Sunday, March 11, 2012

mowing

So I went out and mowed my grass today for the first time this spring...or I should say I mowed my weeds.   I'm actually not sure if there was a single blade of grass in the entire yard.  Now when you have a yard full of weeds there are several strategies you might adopt to remedy the situation: you can decide just to live with them, or you can ignore them and hope they will go away, or you can mow them short and try to make it look like they aren't there, or you can try to get rid of them completely.  One of the things about weeds is, that if you decide to adopt the cutting them short strategy, you can actually make your yard look pretty good from a distance.  So much so that you really can't tell the difference between the two...I mean they're both green, right?  The problem is that weeds have a tendency to spread and, if you allow them to, they will take over your entire yard, leaving the grass no room to grow.  Therefore something needs to be done to eliminate the weeds entirely; they have to die in order to make fruitful space for the grass to live.  If you just deal with the problem on the surface, you are fighting a losing battle...they will grow right back with a vengeance.

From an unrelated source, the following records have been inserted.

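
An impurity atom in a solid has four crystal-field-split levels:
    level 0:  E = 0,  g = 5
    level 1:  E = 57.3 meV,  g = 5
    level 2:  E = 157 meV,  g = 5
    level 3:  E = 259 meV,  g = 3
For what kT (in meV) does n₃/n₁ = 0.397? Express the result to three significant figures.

n₃/n₁ = (g₃/g₁) exp[−(E₃−E₁)/kT] = 0.397.
⇒ (E₃−E₁)/kT = ln((3/5)/0.397) = ln(1.5113) = 0.41297.
kT = 201.7 meV / 0.41297 = 488 meV.

488 meV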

This week I've been reading a lot about dying, and it's necessity in this mysterious journey of living life in Christ.  In fact, the subject is all over the pages of Scripture.  Whether it's unless a kernel of wheat falls to the ground and dies it remains only a single seed...but if it dies it produces many seeds or you have died and your life is now hidden with Christ in God or we died to sin, how can we live in sin any longer, all of these point to the fact that life in Christ requires something to die in order for something to be raised to new life.  In other words, in God's economy, death always precedes, and leads to, resurrection.  The point of dying then is not in the dying itself, but in the new life the dying makes room for.  The old/false self must die in order to make room for the new/true self to live.  My problem comes when I try to adopt the same strategy with the old/false self that I employ with the weeds in my yard.  If I decide to just live with it, or to ignore it, or try to cut it off at the surface, or try to make it look better, you can rest assured that the old/false self will not go away, but will grow back just the way my yard full of weeds does. The old/false self must die, I must allow God to kill it completely; to rip it up by the roots.  For only when I allow God to mercifully put this old/false self to death will there ever be any room, or hope, for the true/new self to live and to thrive within me.